And also fit a scaler and transform the training data.

In [10]:
fold_test = 'test'
fold_train = 'train'
X_train, Y_train, X_val, Y_val = data_generator.get_data_for_training(fold_train)
scaler = Scaler(normalizer=params_model['normalizer'])
scaler.fit(X_train)
X_train = scaler.transform(X_train)
X_val = scaler.transform(X_val)

In [11]:
print(X_train.shape, Y_train.shape, X_val[0].shape, Y_val[0].shape)

(60000, 64, 64) (60000, 10) (10, 64, 64) (10, 10)


<a id="InitModel"></a>
## 4. Initialize model

In [12]:
n_frames_cnn = X_train.shape[1]
n_freq_cnn = X_train.shape[2]
n_classes = Y_train.shape[1]

metrics = ['sed']

model_container = A_CRNN(model=None, model_path=None, n_classes=n_classes, 
                             n_frames_cnn=n_frames_cnn, n_freq_cnn=n_freq_cnn,
                             metrics=metrics)
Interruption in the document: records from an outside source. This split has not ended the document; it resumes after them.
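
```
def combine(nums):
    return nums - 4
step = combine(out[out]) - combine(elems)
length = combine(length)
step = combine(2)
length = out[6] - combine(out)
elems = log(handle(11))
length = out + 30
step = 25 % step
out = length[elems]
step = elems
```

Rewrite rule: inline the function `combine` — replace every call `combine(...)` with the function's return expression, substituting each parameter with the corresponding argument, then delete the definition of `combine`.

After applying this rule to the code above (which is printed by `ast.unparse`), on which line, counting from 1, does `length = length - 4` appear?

2

Transformed code:
step = out[out] - 4 - (elems - 4)
length = length - 4
step = 2 - 4
length = out[6] - (out - 4)
elems = log(handle(11))
length = out + 30
step = 25 % step
out = length[elems]
step = elems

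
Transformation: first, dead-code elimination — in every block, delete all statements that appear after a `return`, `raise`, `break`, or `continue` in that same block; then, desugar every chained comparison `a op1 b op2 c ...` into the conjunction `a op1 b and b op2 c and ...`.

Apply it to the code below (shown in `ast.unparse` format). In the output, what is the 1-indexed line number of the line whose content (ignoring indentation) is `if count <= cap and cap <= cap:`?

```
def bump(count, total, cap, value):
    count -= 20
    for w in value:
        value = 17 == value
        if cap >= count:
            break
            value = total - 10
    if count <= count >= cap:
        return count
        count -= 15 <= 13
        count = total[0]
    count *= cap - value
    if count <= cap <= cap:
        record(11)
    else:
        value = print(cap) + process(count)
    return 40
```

Transformed code:
def bump(count, total, cap, value):
    count -= 20
    for w in value:
        value = 17 == value
        if cap >= count:
            break
    if count <= count and count >= cap:
        return count
    count *= cap - value
    if count <= cap and cap <= cap:
        record(11)
    else:
        value = print(cap) + process(count)
    return 40

10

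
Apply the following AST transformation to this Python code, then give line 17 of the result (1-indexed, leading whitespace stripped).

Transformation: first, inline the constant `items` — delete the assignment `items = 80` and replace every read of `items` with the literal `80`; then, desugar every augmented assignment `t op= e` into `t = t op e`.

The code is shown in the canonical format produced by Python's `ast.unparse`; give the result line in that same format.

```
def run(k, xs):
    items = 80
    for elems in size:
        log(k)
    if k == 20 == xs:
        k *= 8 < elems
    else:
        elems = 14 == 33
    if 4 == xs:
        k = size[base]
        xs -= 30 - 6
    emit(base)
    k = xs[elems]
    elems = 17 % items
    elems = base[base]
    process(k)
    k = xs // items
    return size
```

Transformed code:
def run(k, xs):
    for elems in size:
        log(k)
    if k == 20 == xs:
        k = k * (8 < elems)
    else:
        elems = 14 == 33
    if 4 == xs:
        k = size[base]
        xs = xs - (30 - 6)
    emit(base)
    k = xs[elems]
    elems = 17 % 80
    elems = base[base]
    process(k)
    k = xs // 80
    return size

return size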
model_container.model.summary()

_________________________________________________________________
Layer (type)                 Output Shape              Param #   
input_1 (InputLayer)         (None, 64, 64)            0         
_________________________________________________________________
lambda_1 (Lambda)            (None, 64, 64, 1)         0         
_________________________________________________________________
conv2d_1 (Conv2D)            (None, 60, 60, 64)        1664      
_________________________________________________________________
max_pooling2d_1 (MaxPooling2 (None, 30, 30, 64)        0         
_________________________________________________________________
batch_normalization_1 (Batch (None, 30, 30, 64)        256       
_________________________________________________________________
conv2d_2 (Conv2D)            (None, 26, 26, 64)        102464    
_________________________________________________________________
max_pooling2d_2 (MaxPooling2 (None, 13, 13, 64)        0         
__________

<a id="TrainModel"></a>
## 5. Train model

In [None]:
exp_folder = './'

# Replacing default training parameters by paper parameters
params_train["epochs"]=300
params_train["early_stopping"]=50
params_train["batch_size"] = 32

kwargs = {'label_list': dataset.label_list}
model_container.train(X_train, Y_train, X_val, Y_val, weights_path=exp_folder, **params_train, **kwargs)

Epoch 1/300
F1 = 0.3352, ER = 2.6273 - Best val F1: 0.3352
                  (IMPROVEMENT, saving)

Epoch 2/300
F1 = 0.3101, ER = 3.2438 - Best val F1: 0.3352 (0)

Epoch 3/300
F1 = 0.3569, ER = 2.6834 - Best val F1: 0.3569
                  (IMPROVEMENT, saving)

Epoch 4/300

<a id="EvaluateModel"></a>
## 6. Evaluate Model

In [None]:
# Load best_weights
model_container.load_model_weights(exp_folder)
# Test model
X_test, Y_test = data_generator.get_data_for_testing(fold_test)
X_test = scaler.transform(X_test)
print(np.amin(X_test), np.amax(X_test))
kwargs = {'sequence_time_sec': params_features['sequence_hop_time'],
          'metric_resolution_sec': 1.0,
          'label_list': dataset.label_list}
results = model_container.evaluate(X_test, Y_test, **kwargs)

print(results['sed'])